Attorney-at-Law

IT’S CONTINGENT? – GREAT! – PART DEUX

In Uncategorized on 08/11/2015 at 17:50

Gerald Lee Ridgely, Jr.’s story is also Scott E. Charnas’s story, in 2015 T. C. Memo. 153, filed 8/11/15. Gerald Lee and Scott E. both get paid on contingency, Gerald Lee as a CPA and Scott E. as a PI lawyer. Gerald Lee’s story is found in my blogpost “It’s Contingent? – Great,” 7/17/14.

For you civilians in the audience, “PI” means plaintiff’s personal injury, the wonderful world of torts. Practitioners in that field generally get paid only if they win; if they lose, it’s a long walk home. And cases can go on for years, if there are big bucks in the game.

So Scott’s income is, to say the very least, variable.

So when Scott E. files returns but doesn’t pay, and asks for a collection alternative or three when he gets the NITL, the SO doesn’t consider Scott E.’s variable income stream, although he put it all over his Form 433-A. Scott didn’t put on an attachment telling his contingent tale, and IRS says he should have, but Judge Wells doesn’t care.

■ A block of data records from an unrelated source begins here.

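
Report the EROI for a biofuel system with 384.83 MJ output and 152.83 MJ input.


EROI = E_out / E_in
= 384.83 / 152.83
= 2.5180

2.5180


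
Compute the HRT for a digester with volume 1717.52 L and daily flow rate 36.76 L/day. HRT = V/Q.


HRT = V / Q
= 1717.52 / 36.76
= 46.7225 days

46.7225 days


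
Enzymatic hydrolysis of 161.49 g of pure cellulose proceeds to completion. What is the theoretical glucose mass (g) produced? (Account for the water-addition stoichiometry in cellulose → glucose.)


glucose = cellulose * 180/162
= 161.49 * 180/162
= 179.4333 g

179.4333 g


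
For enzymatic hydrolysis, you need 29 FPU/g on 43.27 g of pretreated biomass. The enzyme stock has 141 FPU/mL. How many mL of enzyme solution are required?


V = dosage * m_sub / activity
V = 29 * 43.27 / 141
V = 8.8995 mL

8.8995 mL


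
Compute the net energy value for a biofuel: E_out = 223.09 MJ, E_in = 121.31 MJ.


NEV = E_out - E_in
= 223.09 - 121.31
= 101.7800 MJ

101.7800 MJ


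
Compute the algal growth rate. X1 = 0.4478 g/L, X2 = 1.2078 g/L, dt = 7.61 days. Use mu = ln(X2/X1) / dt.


mu = ln(X2/X1) / dt
= ln(1.2078/0.4478) / 7.61
= 0.1304 per day

0.1304 per day


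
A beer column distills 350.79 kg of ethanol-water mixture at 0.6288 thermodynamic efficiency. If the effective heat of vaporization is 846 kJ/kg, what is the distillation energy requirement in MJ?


E = m * 846 / (eta * 1000)
= 350.79 * 846 / (0.6288 * 1000)
= 471.9598 MJ

471.9598 MJ


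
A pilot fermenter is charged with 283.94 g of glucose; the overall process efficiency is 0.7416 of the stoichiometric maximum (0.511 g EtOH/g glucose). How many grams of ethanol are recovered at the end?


Actual ethanol: m = 0.511 * 283.94 * 0.7416
m = 107.6012 g

107.6012 g


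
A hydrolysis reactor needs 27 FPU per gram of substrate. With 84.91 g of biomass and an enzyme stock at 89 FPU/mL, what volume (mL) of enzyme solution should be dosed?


V = dosage * m_sub / activity
V = 27 * 84.91 / 89
V = 25.7592 mL

25.7592 mL


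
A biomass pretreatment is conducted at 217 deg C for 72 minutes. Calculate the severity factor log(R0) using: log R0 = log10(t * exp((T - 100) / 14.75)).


logR0 = log10(t * exp((T - 100) / 14.75))
= log10(72 * exp((217 - 100) / 14.75))
= 5.3022

5.3022


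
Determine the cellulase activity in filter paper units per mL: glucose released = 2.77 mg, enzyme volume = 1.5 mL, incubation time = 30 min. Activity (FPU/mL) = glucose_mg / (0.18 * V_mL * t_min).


Activity = glucose_mg / (0.18 mg/umol * V_mL * t_min)
= 2.77 / (0.18 * 1.5 * 30)
= 0.3420 FPU/mL

0.3420 FPU/mL


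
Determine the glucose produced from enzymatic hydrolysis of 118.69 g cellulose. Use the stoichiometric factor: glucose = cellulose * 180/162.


glucose = cellulose * 180/162
= 118.69 * 180/162
= 131.8778 g

131.8778 g


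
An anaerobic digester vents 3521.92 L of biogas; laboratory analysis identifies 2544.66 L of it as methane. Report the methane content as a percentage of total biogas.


CH4% = V_CH4 / V_total * 100
= 2544.66 / 3521.92 * 100
= 72.2521%

72.2521%


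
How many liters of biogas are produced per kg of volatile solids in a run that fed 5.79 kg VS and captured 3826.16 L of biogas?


Y = V / VS
= 3826.16 / 5.79
= 660.8221 L/kg VS

660.8221 L/kg VS


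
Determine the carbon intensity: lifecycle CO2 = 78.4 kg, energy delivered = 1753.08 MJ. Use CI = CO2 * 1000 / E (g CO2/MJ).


CI = CO2 * 1000 / E
= 78.4 * 1000 / 1753.08
= 44.7213 g CO2/MJ

44.7213 g CO2/MJ


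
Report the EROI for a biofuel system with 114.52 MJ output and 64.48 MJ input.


EROI = E_out / E_in
= 114.52 / 64.48
= 1.7761

1.7761


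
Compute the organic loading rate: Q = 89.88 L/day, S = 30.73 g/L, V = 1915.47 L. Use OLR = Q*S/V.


OLR = Q * S / V
= 89.88 * 30.73 / 1915.47
= 1.4420 g/L/day

1.4420 g/L/day


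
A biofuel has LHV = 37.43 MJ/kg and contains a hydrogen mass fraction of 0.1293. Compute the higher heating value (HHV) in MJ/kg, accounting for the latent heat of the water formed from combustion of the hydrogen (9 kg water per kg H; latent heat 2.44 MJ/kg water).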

Instead of a telephone CDP, Scott and representative showed up at the Appeals office with papers telling his tale. The SO was out sick, but the papers were dropped off and the SO reviewed them. But her notes say nothing about the discrepancy in Scott E.’s year-to-year income or his statement that his income varies year-to-year.

IRS claims the correspondence review does the job. Judge Wells doesn’t think so.

“The question is not whether a correspondence-only hearing is generally legally sufficient. Rather, the question is whether a correspondence-only hearing was sufficient to provide petitioner the fair hearing to which he is entitled pursuant to sections 6330 and 6320. We note that the regulations provide that, if the taxpayer presents ‘relevant, non-frivolous reasons for disagreement’ with the proposed collection action, the taxpayer will ‘ordinarily be offered an opportunity for a face-to-face conference’. Id. It is only if the offer is unsatisfactory to the taxpayer that the taxpayer will be ‘given an opportunity for a hearing by telephone or by correspondence’. Id.” 2015 T. C. Memo. 153, at p. 11.

The Id. is Reg. 301.6330-1(d)(2).

Correspondence-only might fly where the SO considered all of Scott E.’s relevant, non-frivolous reasons for disagreeing with the NFTL and wanting an installment agreement, OIC or CNC.

But the SO didn’t consider Scott’s fluctuating income. And that is both relevant and non-frivolous.

So back to Appeals for Scott E.

I really like this opinion.

As one who has done real estate deals stretching over years on contingency, I can definitely testify under oath that I have not known what my income would be in any year since 1976. And I still don’t know.